O FDA recentemente permitiu que diversos laboratórios, muitos localizados na China , passassem a comercializar testes , alegando que a pandemia necessita de uma ação urgente. Bastaram algumas análises de qualidade para que a agência reguladora americana percebesse o engodo de alguns produtos já em uso. Testes de péssima sensibilidade invadiram o mercado , alguns de técnica tão simples como aqueles destinados a detectarem gravidez.

O destino da maioria dos testes foi desviado do seu foco padrão. Usuários não preparados passaram a realizar sem os devidos critérios de indicação e sem a preciosa orientação numa estratégia claramente oportunista ao não avaliarem a sensibilidade e especificidade dos mesmos.

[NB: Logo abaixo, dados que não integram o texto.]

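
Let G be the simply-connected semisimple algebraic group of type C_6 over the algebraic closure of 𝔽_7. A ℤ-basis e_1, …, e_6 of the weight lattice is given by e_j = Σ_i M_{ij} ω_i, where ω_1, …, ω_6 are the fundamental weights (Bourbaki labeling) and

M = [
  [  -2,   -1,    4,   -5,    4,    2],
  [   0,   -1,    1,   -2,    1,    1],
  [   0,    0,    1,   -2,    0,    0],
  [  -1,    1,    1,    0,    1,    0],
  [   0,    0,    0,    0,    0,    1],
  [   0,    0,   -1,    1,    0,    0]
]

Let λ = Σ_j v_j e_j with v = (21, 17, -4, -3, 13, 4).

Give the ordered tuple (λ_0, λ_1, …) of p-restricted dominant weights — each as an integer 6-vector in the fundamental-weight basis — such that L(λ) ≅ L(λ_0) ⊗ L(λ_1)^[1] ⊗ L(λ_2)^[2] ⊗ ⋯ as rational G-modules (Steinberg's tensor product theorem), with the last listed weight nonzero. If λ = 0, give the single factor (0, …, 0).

Change of basis e → ω: c = M·v where v = (21, 17, -4, -3, 13, 4):
  c_1 = (-2)·(21) + (-1)·(17) + (4)·(-4) + (-5)·(-3) + 4·13 + 2·4 = 0
  c_2 = 0·21 + (-1)·(17) + (1)·(-4) + (-2)·(-3) + 1·13 + 1·4 = 2
  c_3 = 0·21 + 0·17 + (1)·(-4) + (-2)·(-3) + 0·13 + 0·4 = 2
  c_4 = (-1)·(21) + 1·17 + (1)·(-4) + (0)·(-3) + 1·13 + 0·4 = 5
  c_5 = 0·21 + 0·17 + (0)·(-4) + (0)·(-3) + 0·13 + 1·4 = 4
  c_6 = 0·21 + 0·17 + (-1)·(-4) + (1)·(-3) + 0·13 + 0·4 = 1
Expand coordinatewise in base 7:
  c_1 = 0
  c_2 = 2 = 2·7^0
  c_3 = 2 = 2·7^0
  c_4 = 5 = 5·7^0
  c_5 = 4 = 4·7^0
  c_6 = 1 = 1·7^0
λ_0 = (0, 2, 2, 5, 4, 1)

((0, 2, 2, 5, 4, 1),)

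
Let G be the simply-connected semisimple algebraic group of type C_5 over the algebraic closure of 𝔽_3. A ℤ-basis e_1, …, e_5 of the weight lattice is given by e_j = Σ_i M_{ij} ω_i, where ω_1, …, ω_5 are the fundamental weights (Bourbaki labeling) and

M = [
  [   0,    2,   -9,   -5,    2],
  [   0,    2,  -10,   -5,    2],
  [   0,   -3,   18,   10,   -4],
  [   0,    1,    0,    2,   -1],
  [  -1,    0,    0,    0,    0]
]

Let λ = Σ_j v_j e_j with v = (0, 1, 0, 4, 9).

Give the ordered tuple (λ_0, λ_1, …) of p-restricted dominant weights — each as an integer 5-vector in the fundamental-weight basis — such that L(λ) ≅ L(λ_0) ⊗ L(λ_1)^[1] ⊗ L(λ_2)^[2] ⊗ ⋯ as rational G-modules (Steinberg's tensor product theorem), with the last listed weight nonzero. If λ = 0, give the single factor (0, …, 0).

((0, 0, 1, 0, 0),)

Converting to the ω-basis (c_i = row i of M dotted with v = (0, 1, 0, 4, 9)):
  c_1 = 0·0 + 2·1 + (-9)·(0) + (-5)·(4) + 2·9 = 0
  c_2 = 0·0 + 2·1 + (-10)·(0) + (-5)·(4) + 2·9 = 0
  c_3 = 0·0 + (-3)·(1) + 18·0 + 10·4 + (-4)·(9) = 1
  c_4 = 0·0 + 1·1 + 0·0 + 2·4 + (-1)·(9) = 0
  c_5 = (-1)·(0) + 0·1 + 0·0 + 0·4 + 0·9 = 0
Base-3 expansion of each c_i:
  c_1 = 0
  c_2 = 0
  c_3 = 1 = 1·3^0
  c_4 = 0
  c_5 = 0
Factor λ_0 = (0, 0, 1, 0, 0)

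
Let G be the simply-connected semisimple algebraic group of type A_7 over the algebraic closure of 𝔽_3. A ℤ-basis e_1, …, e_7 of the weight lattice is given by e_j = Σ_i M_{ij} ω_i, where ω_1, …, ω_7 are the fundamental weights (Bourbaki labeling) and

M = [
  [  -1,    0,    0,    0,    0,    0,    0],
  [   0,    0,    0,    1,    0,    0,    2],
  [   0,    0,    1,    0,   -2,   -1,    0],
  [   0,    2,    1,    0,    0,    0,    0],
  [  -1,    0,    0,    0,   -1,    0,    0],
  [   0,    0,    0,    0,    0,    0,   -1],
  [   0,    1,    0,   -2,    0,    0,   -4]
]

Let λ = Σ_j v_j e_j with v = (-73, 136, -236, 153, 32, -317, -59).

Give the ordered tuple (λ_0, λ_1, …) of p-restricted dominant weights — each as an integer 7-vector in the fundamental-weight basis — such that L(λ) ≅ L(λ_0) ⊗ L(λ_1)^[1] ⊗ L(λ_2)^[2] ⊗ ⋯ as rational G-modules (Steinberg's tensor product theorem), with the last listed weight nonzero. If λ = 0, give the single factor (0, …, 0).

ω-coordinates c = M·v, v = (-73, 136, -236, 153, 32, -317, -59):
  c_1 = (-1)·(-73) + 0·136 + (0)·(-236) + 0·153 + 0·32 + (0)·(-317) + (0)·(-59) = 73
  c_2 = (0)·(-73) + 0·136 + (0)·(-236) + 1·153 + 0·32 + (0)·(-317) + (2)·(-59) = 35
  c_3 = (0)·(-73) + 0·136 + (1)·(-236) + 0·153 + (-2)·(32) + (-1)·(-317) + (0)·(-59) = 17
  c_4 = (0)·(-73) + 2·136 + (1)·(-236) + 0·153 + 0·32 + (0)·(-317) + (0)·(-59) = 36
  c_5 = (-1)·(-73) + 0·136 + (0)·(-236) + 0·153 + (-1)·(32) + (0)·(-317) + (0)·(-59) = 41
  c_6 = (0)·(-73) + 0·136 + (0)·(-236) + 0·153 + 0·32 + (0)·(-317) + (-1)·(-59) = 59
  c_7 = (0)·(-73) + 1·136 + (0)·(-236) + (-2)·(153) + 0·32 + (0)·(-317) + (-4)·(-59) = 66
p = 3; digits c_i = Σ_j d_{ij}·3^j, 0 ≤ d_{ij} < 3:
  c_1 = 73 = 1·3^0 + 0·3^1 + 2·3^2 + 2·3^3
  c_2 = 35 = 2·3^0 + 2·3^1 + 0·3^2 + 1·3^3
  c_3 = 17 = 2·3^0 + 2·3^1 + 1·3^2
  c_4 = 36 = 0·3^0 + 0·3^1 + 1·3^2 + 1·3^3
  c_5 = 41 = 2·3^0 + 1·3^1 + 1·3^2 + 1·3^3
  c_6 = 59 = 2·3^0 + 1·3^1 + 0·3^2 + 2·3^3
  c_7 = 66 = 0·3^0 + 1·3^1 + 1·3^2 + 2·3^3
p-restricted factor λ_0 = (1, 2, 2, 0, 2, 2, 0)
p-restricted factor λ_1 = (0, 2, 2, 0, 1, 1, 1)
p-restricted factor λ_2 = (2, 0, 1, 1, 1, 0, 1)
p-restricted factor λ_3 = (2, 1, 0, 1, 1, 2, 2)

((1, 2, 2, 0, 2, 2, 0), (0, 2, 2, 0, 1, 1, 1), (2, 0, 1, 1, 1, 0, 1), (2, 1, 0, 1, 1, 2, 2))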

O publico leigo não entende o perigo a que está se submetendo ao aceitar , motivado pelo desespero ou ânsia de conhecimento , em fazer um exame sem nenhuma validação científica clara .É uma priorização da velocidade em detrimento da qualidade , uma banalização da segurança diagnóstica que pode impactar em vidas perdidas.

 A maioria dos testes mostra anticorpos quando , de fato , o paciente não os têm. Chamamos esta reação de falso positiva. Existe farta explicação para que isto ocorra : reações cruzadas contra outras infecções , imunizações prévias ( ter tomado a vacina da gripe ou da febre amarela por exemplo) etc. Existe também as reações falso negativas . Estas ocorrem pela própria qualidade do exame , pelo status imunológico do paciente (pessoas com a imunidade baixa podem não desenvolver anticorpos) ou se o exame é coletado muito cedo no curso da infecção.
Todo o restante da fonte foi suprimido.